At an event in New York City earlier this month, Jason Shepherd, director of IoT strategies and partnerships at Dell, talked about the importance of partnerships going forward. Dell brings a lot of assets to the table, from the gateways and embedded PCs to a broad range of data center and cloud infrastructure offerings, its Boomi and Statistica data integration and analytics software, and security and management solutions. However, partnering with other vendors makes sense when talking about something as broad and far-reaching at the IoT, Shepherd said.
Dell can't do everything, and partnerships can accelerate the vendor's capabilities in such areas as industrial and building automation and transportation.
With that in mind, the vendor has now launched its IoT Solutions Partner Program, which is designed to bring together an array of independent software vendors (ISVs) with Dell's own IoT portfolio of products to give customers the tools they need to find their way in what Dell officials call a highly fragmented IoT market.
"Dell believes that opportunities increase when you help others win," Andy Rhodes, executive director, commercial IoT solutions at Dell, said in a statement. "We are passionate about collaborating with this strong group of companies and believe ISVs are critical in building the bridge between the exciting industry potential of IoT and profitable market reality."
The program is launching with 25 partners, including such major players as Microsoft, SAP, GE and Software AG, as well as others like Blue Pillar and Kepware, a 21-year-old company based in Portland, Maine, that makes software for the industrial automation industry. Kepware earlier this year was bought by software-maker PTC.
Dell, Kepware and Software AG are working together to create IoT-enabled predictive maintenance models that use distributed analytics to address operational challenges like unplanned downtime and maintenance costs.
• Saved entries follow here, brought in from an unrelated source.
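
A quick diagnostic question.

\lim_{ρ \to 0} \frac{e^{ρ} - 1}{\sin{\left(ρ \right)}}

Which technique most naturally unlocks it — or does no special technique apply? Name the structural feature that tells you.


Best approach: l'Hôpital's rule (0/0) — plug in 0: top and bottom both hit zero, so differentiate each and retry. Known elementary limits would finish this too — the rule just bypasses the case analysis.


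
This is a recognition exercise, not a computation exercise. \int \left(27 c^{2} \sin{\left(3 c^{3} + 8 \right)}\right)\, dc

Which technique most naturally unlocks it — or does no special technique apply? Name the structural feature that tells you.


Diagnosis: u-substitution — the only nontrivial dependence routes through 3 c^{3} + 8, whose derivative supplies the leftover factor up to a constant multiple — u = 3 c^{3} + 8 flattens it.


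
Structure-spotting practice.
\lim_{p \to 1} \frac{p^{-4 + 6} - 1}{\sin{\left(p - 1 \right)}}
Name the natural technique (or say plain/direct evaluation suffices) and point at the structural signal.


Best approach: l'Hôpital's rule (0/0) — the 0/0 form at 1 is the signature situation for l'Hôpital's rule. One could equally expand both pieces locally and compare leading terms; the rule does that in one stroke.


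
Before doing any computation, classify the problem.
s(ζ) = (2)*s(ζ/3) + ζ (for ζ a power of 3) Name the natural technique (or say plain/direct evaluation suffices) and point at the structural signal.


Verdict: the master substitution — divide-the-index recursion (ζ/3 inside the call) straightens out once the index is rewritten as 3^m.


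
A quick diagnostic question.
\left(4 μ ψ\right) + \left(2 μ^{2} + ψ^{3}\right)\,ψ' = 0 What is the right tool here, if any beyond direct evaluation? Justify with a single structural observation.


Technique: the exact-equation method — equality of cross partials is the green light — assemble the potential function term by term.


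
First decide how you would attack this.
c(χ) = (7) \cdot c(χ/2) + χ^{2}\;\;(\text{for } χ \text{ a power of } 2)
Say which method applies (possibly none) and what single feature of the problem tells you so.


Diagnosis: the master substitution — the argument shrinks by the factor 2, so measure the index on a logarithmic scale and the recursion becomes a shift.


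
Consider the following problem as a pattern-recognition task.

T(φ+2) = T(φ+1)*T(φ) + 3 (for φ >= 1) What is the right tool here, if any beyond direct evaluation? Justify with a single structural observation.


Diagnosis: no special technique — the unknown enters the rule nonlinearly, not as a weighted sum — no linear method is even well-posed.


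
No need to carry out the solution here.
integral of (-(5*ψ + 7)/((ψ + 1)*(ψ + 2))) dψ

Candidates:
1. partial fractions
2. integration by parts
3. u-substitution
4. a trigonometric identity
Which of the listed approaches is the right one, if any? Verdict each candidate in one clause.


Method: partial fractions — a proper rational integrand whose denominator splits into simpler factors — decompose into partial fractions first.
- partial fractions — yes, a natural case for it.
- integration by parts: the integrand does not split as a nonconstant polynomial times an exp, sine, cosine of a linear argument, or logarithm — no polynomial-kernel parts product to differentiate one side of.
- u-substitution — no subexpression of the integrand pairs with its own derivative as a factor — individual terms may offer their own substitutions, but any change of variable covering the whole integral would have to be constructed from outside the expression.
- a trigonometric identity — with no trigonometric functions present, identity rewriting has no target.


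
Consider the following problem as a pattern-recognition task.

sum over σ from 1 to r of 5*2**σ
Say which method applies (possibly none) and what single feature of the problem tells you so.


Best approach: the geometric series formula — each term is 2 times the previous one, so the geometric-series formula applies directly.


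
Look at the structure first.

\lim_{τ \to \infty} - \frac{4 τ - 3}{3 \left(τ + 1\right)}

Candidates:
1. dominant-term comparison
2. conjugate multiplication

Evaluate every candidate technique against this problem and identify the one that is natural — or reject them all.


Diagnosis: dominant-term comparison — as τ grows, only the highest-degree terms matter — compare leading terms and read the limit off.
- dominant-term comparison — yes — fits the structure here.
- conjugate multiplication: there is no infinity-minus-infinity radical difference to rationalize.


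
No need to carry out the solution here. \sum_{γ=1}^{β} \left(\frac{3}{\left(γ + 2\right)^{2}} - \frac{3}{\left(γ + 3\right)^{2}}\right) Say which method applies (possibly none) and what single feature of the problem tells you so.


Verdict: telescoping — the summand is \frac{3}{\left(γ + 2\right)^{2}} minus the same expression shifted by one, so consecutive terms cancel in pairs.


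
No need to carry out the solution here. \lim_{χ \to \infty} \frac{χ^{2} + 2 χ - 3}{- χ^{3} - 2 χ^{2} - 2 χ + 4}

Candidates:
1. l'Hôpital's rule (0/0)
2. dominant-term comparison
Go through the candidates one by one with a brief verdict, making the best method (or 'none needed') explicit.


Diagnosis: dominant-term comparison — growth-rate triage: the leading powers of χ decide the limit, everything else is noise.
- l'Hôpital's rule (0/0) — viewed as a single quotient this runs to ∞/∞, not the 0/0 clash this candidate addresses; an at-infinity variant of the rule would resolve it, but comparing leading growth reads the answer without differentiating.
- dominant-term comparison: yes — fits the structure here.


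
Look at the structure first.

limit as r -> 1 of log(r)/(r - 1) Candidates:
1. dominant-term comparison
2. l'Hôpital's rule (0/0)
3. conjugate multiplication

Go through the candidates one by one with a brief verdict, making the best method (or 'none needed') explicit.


Technique: l'Hôpital's rule (0/0) — both numerator and denominator vanish at 1: the genuine 0/0 indeterminate that l'Hôpital exists for. The standard small-argument limits would also carry it; the rule is the systematic route.
- dominant-term comparison — no dominant-degree comparison decides it.
- l'Hôpital's rule (0/0) — applies; the problem has the shape this method handles.
- conjugate multiplication — rationalization has no target — no divergent radical difference appears.


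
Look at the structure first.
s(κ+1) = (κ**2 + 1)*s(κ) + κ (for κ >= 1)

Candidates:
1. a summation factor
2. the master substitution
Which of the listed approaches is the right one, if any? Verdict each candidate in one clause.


Technique: a summation factor — first-order, linear, moving coefficient κ**2 + 1: the discrete analogue of an integrating factor handles it.
- a summation factor — yes — fits the structure here.
- the master substitution — with no divided-index recursive call, reindexing by powers of a base buys nothing.


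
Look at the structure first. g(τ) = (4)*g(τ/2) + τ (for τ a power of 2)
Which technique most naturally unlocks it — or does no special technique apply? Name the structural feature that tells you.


Diagnosis: the master substitution — divide-the-index recursion (τ/2 inside the call) straightens out once the index is rewritten as 2^m.


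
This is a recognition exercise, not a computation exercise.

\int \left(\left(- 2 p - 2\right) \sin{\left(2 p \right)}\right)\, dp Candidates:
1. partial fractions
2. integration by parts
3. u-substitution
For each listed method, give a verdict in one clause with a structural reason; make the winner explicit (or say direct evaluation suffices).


Verdict: integration by parts — a polynomial - 2 p - 2 against the kernel \sin{\left(2 p \right)} is the signature bounded-ladder case for integration by parts.
- partial fractions: there is no rational-function structure to decompose.
- integration by parts — applies; the problem has the shape this method handles.
- u-substitution — no subexpression of the integrand serves as a whole-integral substitution inner — individual terms may offer their own, but none carries its derivative as a factor of the full integrand; a working change of variable would have to be constructed from outside the expression.


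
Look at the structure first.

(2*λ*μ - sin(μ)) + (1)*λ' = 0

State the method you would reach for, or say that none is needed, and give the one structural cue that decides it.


Method: a linear integrating factor — the unknown enters only to the first power against a nonzero forcing term — the integrating-factor template applies directly.


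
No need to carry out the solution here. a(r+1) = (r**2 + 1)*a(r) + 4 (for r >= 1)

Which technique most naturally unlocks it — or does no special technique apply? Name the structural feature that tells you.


Best approach: a summation factor — first-order, linear, moving coefficient r**2 + 1: the discrete analogue of an integrating factor handles it.


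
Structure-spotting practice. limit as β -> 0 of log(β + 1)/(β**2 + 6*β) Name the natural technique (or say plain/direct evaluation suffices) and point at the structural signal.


Technique: l'Hôpital's rule (0/0) — both numerator and denominator vanish at 0: the genuine 0/0 indeterminate that l'Hôpital exists for. A first-order expansion at the point is an equally standard path; the rule packages it.


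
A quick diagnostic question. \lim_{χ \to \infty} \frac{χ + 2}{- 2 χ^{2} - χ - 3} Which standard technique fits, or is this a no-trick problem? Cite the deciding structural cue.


Verdict: dominant-term comparison — at large χ only the top-degree terms survive; compare the leading terms and the limit falls out. l'Hôpital's at-infinity variant applies to the expression viewed as a single quotient; the leading-term comparison is the direct route.


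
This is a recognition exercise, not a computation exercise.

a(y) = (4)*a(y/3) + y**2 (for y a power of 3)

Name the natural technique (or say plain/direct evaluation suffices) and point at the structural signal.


Diagnosis: the master substitution — the argument y/3 divides the index by 3; the standard y = 3^m substitution converts it to a constant-shift recurrence.


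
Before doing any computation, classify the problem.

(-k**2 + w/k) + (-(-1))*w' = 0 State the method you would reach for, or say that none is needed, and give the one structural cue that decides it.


Technique: a linear integrating factor — the unknown enters only to the first power against a nonzero forcing term — the integrating-factor template applies directly.


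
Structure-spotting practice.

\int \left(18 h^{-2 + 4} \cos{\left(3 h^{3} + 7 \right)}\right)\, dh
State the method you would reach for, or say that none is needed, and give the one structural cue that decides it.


Technique: u-substitution — collected, the integrand has one factor that is, up to a constant, the derivative of an inner expression the rest depends on — substitute for that inner expression.


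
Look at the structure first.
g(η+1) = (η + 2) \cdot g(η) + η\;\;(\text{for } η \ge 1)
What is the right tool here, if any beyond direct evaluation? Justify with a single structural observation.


Technique: a summation factor — one-term recursion with variable weight η + 2 is solved by product normalization, not by root-finding.


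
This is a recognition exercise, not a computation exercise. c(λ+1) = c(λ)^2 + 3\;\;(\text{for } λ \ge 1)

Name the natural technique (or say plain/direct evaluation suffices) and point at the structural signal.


Technique: no special technique — once the recursion is nonlinear, characteristic roots, master substitutions, and summation factors are all off the table.


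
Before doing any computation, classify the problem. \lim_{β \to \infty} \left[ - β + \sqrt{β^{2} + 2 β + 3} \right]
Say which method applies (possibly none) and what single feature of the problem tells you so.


Technique: conjugate multiplication — the ∞ − ∞ radical form is the exact trigger for the conjugate maneuver.


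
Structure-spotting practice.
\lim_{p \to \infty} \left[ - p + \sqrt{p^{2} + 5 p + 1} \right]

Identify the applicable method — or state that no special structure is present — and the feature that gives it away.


Best approach: conjugate multiplication — divergence minus divergence hides a finite answer — expose it by pairing \sqrt{p^{2} + 5 p + 1} - p with its conjugate.


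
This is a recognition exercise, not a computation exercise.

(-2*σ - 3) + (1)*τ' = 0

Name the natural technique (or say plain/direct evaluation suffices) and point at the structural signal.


Method: no special technique — solved for the derivative, τ never appears on the right — this is a direct integration in σ, not a differential-equations problem at heart.


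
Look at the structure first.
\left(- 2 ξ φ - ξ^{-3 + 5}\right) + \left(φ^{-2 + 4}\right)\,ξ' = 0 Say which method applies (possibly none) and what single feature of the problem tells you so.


Verdict: the homogeneous substitution — the slope's numerator and denominator share total degree; set v = ξ/φ and the equation drops to separable form. A Bernoulli substitution is a fair alternative on this equation directly; the homogeneous reading takes it as given.


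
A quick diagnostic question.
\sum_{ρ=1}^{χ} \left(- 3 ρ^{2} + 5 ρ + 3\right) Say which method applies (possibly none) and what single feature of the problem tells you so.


Method: no special technique — this is bookkeeping, not technique: standard formulas for sums of constant-multiple powers of ρ apply termwise.


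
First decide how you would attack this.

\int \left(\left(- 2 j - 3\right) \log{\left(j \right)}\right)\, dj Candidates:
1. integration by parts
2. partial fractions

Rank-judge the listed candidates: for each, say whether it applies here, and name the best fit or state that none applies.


Method: integration by parts — the logarithm \log{\left(j \right)} wants to be differentiated, not integrated; parts makes that legal.
- integration by parts — applicable, and directly so.
- partial fractions: the expression is not a ratio of polynomials that decomposes further.


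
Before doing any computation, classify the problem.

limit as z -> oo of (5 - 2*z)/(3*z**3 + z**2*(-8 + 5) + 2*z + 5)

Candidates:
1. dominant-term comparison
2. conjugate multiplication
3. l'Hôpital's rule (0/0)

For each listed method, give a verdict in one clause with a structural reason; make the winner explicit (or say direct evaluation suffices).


Diagnosis: dominant-term comparison — at large z only the top-degree terms survive; compare the leading terms and the limit falls out.
- dominant-term comparison: applies; the problem has the shape this method handles.
- conjugate multiplication: no difference of divergent radicals appears, so rationalizing has nothing to cancel.
- l'Hôpital's rule (0/0): no 0/0 form appears: written as one quotient, top and bottom both grow without bound, and the ratio is decided by their leading terms.


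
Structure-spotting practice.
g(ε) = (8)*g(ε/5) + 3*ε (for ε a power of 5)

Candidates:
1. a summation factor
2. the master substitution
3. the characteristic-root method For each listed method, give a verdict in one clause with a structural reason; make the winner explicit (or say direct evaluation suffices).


Verdict: the master substitution — a divide-and-conquer shape: argument ε/5, so change variables with ε = 5^m and solve the linear version.
- a summation factor — the recursion divides its index rather than shifting it — there is no previous-term chain for a summation factor to telescope.
- the master substitution: applicable, and directly so.
- the characteristic-root method: a divided-index call is not the fixed-shift linear shape that characteristic roots solve.


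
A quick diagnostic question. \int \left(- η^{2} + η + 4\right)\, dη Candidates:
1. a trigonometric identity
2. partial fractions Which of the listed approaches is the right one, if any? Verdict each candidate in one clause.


Diagnosis: no special technique — the integrand is a sum of constant multiples of powers of η — integrate term by term.
- a trigonometric identity: with no trigonometric functions present, identity rewriting has no target.
- partial fractions — there is no rational-function structure to decompose.


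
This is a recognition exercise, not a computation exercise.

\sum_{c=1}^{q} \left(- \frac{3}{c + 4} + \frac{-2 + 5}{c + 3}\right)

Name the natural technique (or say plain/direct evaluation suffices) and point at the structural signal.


Technique: telescoping — consecutive terms evaluate one function at adjacent indices (\frac{-2 + 5}{c + 3} is its current value): one term's tail is the next term's head, so the chain collapses.


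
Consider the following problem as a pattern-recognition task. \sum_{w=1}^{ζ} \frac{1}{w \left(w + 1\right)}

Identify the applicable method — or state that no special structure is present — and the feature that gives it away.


Method: telescoping — \frac{1}{w \left(w + 1\right)} is a collapsed telescope: expand it into simple fractions to see the cancellation.


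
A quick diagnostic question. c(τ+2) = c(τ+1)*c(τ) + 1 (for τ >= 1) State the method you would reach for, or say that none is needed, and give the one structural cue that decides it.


Verdict: no special technique — the unknown enters the rule nonlinearly, not as a weighted sum — no linear method is even well-posed.


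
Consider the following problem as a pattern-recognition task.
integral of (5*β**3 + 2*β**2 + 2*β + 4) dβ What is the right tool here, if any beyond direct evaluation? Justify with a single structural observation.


Technique: no special technique — the integrand is a sum of constant multiples of powers of β — integrate term by term.


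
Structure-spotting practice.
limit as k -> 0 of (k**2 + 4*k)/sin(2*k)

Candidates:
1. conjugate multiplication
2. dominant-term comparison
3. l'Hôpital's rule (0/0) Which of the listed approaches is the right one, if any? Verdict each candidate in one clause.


Method: l'Hôpital's rule (0/0) — plug in 0: top and bottom both hit zero, so differentiate each and retry. A local series expansion at the point resolves it as well; the rule is the packaged version of that step.
- conjugate multiplication: there is no infinity-minus-infinity radical difference to rationalize.
- dominant-term comparison: no dominant power emerges to decide the limit by degree comparison.
- l'Hôpital's rule (0/0): yes — fits the structure here.


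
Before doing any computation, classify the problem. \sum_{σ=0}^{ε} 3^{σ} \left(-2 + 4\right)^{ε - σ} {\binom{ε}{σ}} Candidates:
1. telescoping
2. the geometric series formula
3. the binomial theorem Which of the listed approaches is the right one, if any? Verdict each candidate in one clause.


Technique: the binomial theorem — the summand is term σ of a binomial expansion in 3 and (-2 + 4); the whole sum is a single power.
- telescoping: neither a shifted-difference shape nor integer-spaced poles are present.
- the geometric series formula: the term-to-term ratio drifts with the index — the one thing the geometric formula cannot absorb.
- the binomial theorem: yes — fits the structure here.


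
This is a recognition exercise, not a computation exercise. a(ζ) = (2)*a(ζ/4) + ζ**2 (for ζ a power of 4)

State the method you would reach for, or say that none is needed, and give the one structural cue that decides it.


Best approach: the master substitution — the argument shrinks by the factor 4, so measure the index on a logarithmic scale and the recursion becomes a shift.


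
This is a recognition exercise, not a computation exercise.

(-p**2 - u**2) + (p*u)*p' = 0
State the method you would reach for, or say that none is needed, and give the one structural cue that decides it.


Technique: the homogeneous substitution — the slope's numerator and denominator share total degree; set v = p/u and the equation drops to separable form. A Bernoulli rewrite works here as the equation stands — the homogeneous substitution is the more immediate reading.


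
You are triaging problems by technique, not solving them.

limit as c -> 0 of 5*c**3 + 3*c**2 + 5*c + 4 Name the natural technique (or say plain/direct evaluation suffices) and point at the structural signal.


Verdict: no special technique — the function is continuous at 0; evaluation is itself the limit, no machinery required.


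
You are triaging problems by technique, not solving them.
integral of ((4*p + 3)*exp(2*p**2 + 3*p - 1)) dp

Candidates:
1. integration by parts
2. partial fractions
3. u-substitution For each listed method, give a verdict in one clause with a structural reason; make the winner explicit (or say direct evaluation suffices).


Verdict: u-substitution — viewed as a product, the integrand is a composition evaluated at 2*p**2 + 3*p - 1 times (a constant multiple of) that inner expression's derivative, so u = 2*p**2 + 3*p - 1 makes it elementary.
- integration by parts — the non-polynomial partner is not one of the parts kernels — exp, sine, or cosine with a degree-1 argument, or a logarithm.
- partial fractions — the expression is not a ratio of polynomials that decomposes further.
- u-substitution — a fit — the right tool for this form.


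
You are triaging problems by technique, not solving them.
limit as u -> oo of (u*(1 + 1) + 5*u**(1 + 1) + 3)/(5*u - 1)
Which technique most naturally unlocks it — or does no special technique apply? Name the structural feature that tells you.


Method: dominant-term comparison — divide through by the highest power of u; every lower-order term dies and the dominant terms decide the limit. l'Hôpital's at-infinity variant applies to the expression viewed as a single quotient; the leading-term comparison is the direct route.


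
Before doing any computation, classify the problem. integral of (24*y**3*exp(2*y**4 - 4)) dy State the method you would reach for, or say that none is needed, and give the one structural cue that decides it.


Verdict: u-substitution — everything non-trivial happens through the inner expression 2*y**4 - 4, and its derivative accounts for the remaining factor up to a constant, so set u = 2*y**4 - 4.


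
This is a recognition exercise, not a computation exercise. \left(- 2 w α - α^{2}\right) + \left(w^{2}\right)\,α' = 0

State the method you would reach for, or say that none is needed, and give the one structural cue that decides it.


Method: the homogeneous substitution — the slope's numerator and denominator share total degree; set v = α/w and the equation drops to separable form. This doubles as a Bernoulli equation in the unknown as written; the homogeneous route needs no setup at all.


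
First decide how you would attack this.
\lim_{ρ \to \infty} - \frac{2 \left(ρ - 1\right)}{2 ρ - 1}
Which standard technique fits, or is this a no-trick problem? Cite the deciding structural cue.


Best approach: dominant-term comparison — at large ρ only the top-degree terms survive; compare the leading terms and the limit falls out. l'Hôpital's at-infinity variant applies to the expression viewed as a single quotient; the leading-term comparison is the direct route.


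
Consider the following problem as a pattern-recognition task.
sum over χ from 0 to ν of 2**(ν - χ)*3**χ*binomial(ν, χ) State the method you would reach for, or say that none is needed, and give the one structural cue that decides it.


Diagnosis: the binomial theorem — the binomial coefficients weight matched powers of 3 and 2, which is exactly the expansion of a binomial power.


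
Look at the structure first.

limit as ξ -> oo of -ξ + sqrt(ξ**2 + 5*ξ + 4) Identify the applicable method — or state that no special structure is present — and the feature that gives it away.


Verdict: conjugate multiplication — neither sqrt(ξ**2 + 5*ξ + 4) nor ξ converges alone, so rewrite their difference as a conjugate-rationalized quotient first.


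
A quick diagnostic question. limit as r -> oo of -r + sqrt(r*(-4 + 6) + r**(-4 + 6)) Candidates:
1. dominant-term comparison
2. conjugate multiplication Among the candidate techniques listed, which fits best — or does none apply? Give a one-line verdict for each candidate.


Verdict: conjugate multiplication — an infinity-minus-infinity difference with a surviving radical — multiply by the conjugate to cancel the divergence.
- dominant-term comparison — no ranking of term growth rates resolves the limit here.
- conjugate multiplication — yes, a natural case for it.


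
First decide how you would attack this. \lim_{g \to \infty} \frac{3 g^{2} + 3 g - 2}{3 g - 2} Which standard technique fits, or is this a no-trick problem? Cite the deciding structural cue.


Diagnosis: dominant-term comparison — at large g only the top-degree terms survive; compare the leading terms and the limit falls out. As a single quotient, the ∞/∞ shape would yield to repeated differentiation as well — the growth comparison gets there in one look.


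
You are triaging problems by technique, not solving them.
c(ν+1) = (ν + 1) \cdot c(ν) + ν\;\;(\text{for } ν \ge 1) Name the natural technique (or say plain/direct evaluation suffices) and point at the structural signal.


Method: a summation factor — one step of memory with a weight ν + 1 that changes as the index grows — the summation-factor construction is built for this.


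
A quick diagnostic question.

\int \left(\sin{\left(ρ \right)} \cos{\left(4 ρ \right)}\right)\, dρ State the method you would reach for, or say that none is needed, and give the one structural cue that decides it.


Diagnosis: a trigonometric identity — \sin{\left(ρ \right)} \cos{\left(4 ρ \right)} mixes two frequencies; the product-to-sum identity splits it into single-frequency sinusoids.


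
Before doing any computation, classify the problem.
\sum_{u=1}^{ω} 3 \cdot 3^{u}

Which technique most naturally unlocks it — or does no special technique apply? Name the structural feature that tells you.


Method: the geometric series formula — the ratio of consecutive terms is the constant 3, independent of the index — a geometric sum.


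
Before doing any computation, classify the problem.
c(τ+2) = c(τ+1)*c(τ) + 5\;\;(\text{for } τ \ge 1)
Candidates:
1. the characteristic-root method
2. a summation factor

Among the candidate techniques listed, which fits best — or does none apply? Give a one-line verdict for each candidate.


Best approach: no special technique — the recurrence is nonlinear in the sequence values; study it directly, no linear machinery applies.
- the characteristic-root method — the recursion is nonlinear in the sequence values, so no linear-modes ansatz applies.
- a summation factor — the recursion is nonlinear — outside the first-order linear family a summation factor addresses.


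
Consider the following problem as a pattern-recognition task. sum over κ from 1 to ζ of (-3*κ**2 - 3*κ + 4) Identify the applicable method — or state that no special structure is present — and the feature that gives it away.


Technique: no special technique — nothing telescopes and nothing is geometric; polynomial terms in κ sum term by term.


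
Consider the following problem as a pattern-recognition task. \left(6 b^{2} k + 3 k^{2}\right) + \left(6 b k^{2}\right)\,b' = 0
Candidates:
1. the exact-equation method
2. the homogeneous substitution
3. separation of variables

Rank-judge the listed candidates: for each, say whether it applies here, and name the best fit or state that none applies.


Verdict: the exact-equation method — the compatibility test passes: the b-derivative of 6 b^{2} k + 3 k^{2} matches the k-derivative of 6 b k^{2}, so integrate a potential.
- the exact-equation method — applies; the problem has the shape this method handles.
- the homogeneous substitution: the slope changes under joint rescaling, failing the degree-zero test.
- separation of variables — no division isolates the independent variable from the unknown.


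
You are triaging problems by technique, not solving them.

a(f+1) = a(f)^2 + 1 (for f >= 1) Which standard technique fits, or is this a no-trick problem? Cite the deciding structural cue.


Verdict: no special technique — the new term depends nonlinearly on the old ones, which disqualifies every superposition-based technique.


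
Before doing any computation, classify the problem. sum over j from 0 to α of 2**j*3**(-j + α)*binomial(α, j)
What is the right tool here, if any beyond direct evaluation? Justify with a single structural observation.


Method: the binomial theorem — binomial(α, j) weighting matched powers of 2 and 3 is the expanded form of (2 + 3)^α — fold it back up.


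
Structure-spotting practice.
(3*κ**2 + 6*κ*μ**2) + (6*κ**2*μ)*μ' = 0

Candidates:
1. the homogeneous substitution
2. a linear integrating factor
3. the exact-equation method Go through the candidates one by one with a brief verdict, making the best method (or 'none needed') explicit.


Technique: the exact-equation method — the compatibility test passes: the μ-derivative of 3*κ**2 + 6*κ*μ**2 matches the κ-derivative of 6*κ**2*μ, so integrate a potential.
- the homogeneous substitution — solved for the derivative, the right side changes under joint scaling of the two variables.
- a linear integrating factor — a nonlinear term in the unknown puts this outside the integrating-factor template.
- the exact-equation method — yes — fits the structure here.


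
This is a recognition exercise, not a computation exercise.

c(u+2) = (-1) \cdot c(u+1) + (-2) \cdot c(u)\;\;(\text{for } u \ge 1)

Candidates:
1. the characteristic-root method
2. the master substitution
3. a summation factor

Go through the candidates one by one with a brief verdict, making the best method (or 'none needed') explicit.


Verdict: the characteristic-root method — the recurrence treats every index alike (constant coefficients, no forcing) — precisely the regime where r^u trials close it.
- the characteristic-root method: applicable, and directly so.
- the master substitution — the recursive argument is a shift of the index, not a fixed fraction of it.
- a summation factor: the recurrence reaches back more than one step, outside the first-order family a summation factor normalizes.


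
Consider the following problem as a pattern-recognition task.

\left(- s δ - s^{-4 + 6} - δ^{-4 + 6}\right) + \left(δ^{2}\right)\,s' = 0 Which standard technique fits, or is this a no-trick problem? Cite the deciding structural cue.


Technique: the homogeneous substitution — the slope's numerator and denominator share total degree; set v = s/δ and the equation drops to separable form.


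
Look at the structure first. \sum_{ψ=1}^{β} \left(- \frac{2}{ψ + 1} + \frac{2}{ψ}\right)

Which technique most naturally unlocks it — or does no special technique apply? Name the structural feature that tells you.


Best approach: telescoping — consecutive terms evaluate one function at adjacent indices (\frac{2}{ψ} is its current value): one term's tail is the next term's head, so the chain collapses.


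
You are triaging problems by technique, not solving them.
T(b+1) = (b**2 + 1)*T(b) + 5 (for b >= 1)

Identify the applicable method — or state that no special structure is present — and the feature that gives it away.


Diagnosis: a summation factor — rescale the sequence by the product of the weights b**2 + 1 so far — the recurrence collapses to a plain running sum.


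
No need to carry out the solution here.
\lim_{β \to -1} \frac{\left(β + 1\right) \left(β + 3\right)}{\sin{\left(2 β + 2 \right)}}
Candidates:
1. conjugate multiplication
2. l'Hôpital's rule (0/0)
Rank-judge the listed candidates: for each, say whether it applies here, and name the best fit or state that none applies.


Best approach: l'Hôpital's rule (0/0) — the 0/0 form at -1 is the signature situation for l'Hôpital's rule. A first-order expansion at the point is an equally standard path; the rule packages it.
- conjugate multiplication — no divergent radical difference is present for a conjugate pair to cancel.
- l'Hôpital's rule (0/0) — a fit — the right tool for this form.


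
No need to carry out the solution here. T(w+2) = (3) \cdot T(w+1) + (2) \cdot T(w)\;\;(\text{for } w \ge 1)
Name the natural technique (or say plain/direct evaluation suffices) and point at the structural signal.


Best approach: the characteristic-root method — every coefficient is a fixed number and the forcing is zero — substitute r^w and read off the root equation.


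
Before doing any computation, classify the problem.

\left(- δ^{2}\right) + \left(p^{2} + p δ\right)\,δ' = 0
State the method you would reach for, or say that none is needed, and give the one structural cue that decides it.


Best approach: the homogeneous substitution — solved for the derivative, the right side is unchanged under scaling p and δ together — it depends only on the ratio δ/p, so substitute a single ratio variable. A Bernoulli substitution after rearrangement (possibly exchanging dependent and independent variable) is a fair alternative; the homogeneous route works on the equation as it stands.


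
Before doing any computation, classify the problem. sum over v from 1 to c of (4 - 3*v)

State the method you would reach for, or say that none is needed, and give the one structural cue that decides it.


Diagnosis: no special technique — Faulhaber territory: sum each constant-multiple power of v with its closed-form formula, no trick required.


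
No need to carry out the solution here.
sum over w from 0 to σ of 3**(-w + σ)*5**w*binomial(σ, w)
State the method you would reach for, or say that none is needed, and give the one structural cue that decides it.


Verdict: the binomial theorem — binomial(σ, w) weighting matched powers of 5 and 3 is the expanded form of (5 + 3)^σ — fold it back up.


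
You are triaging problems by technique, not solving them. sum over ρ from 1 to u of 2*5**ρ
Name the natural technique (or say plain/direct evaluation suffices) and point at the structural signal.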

In addition, Dell is working with Microsoft and Blue Pillar to develop automated demand response offers that will help utilities ensure that grids remain reliable, while Dell and SAP are partnering on technologies to help customers deal with such challenges as business continuity and equipment effectiveness.
Dell officials also noted that its Edge Gateway now supports Windows 10 and is Microsoft Azure Certified for IoT, and that the Edge Gateway 5100 model, which is designed for extended temperature ranges in industrial environments, is available. There also are five new accessories for the Edge Gateways, including I/O and power expansion modules, a ZigBee module, a CAN (controller area network) bus card, and a rugged enclosure.
The company also unveiled the Edge Device Manager, a cloud-based manageability offering that delivers centralize reporting and control of edge gateways from a single cloud-based console.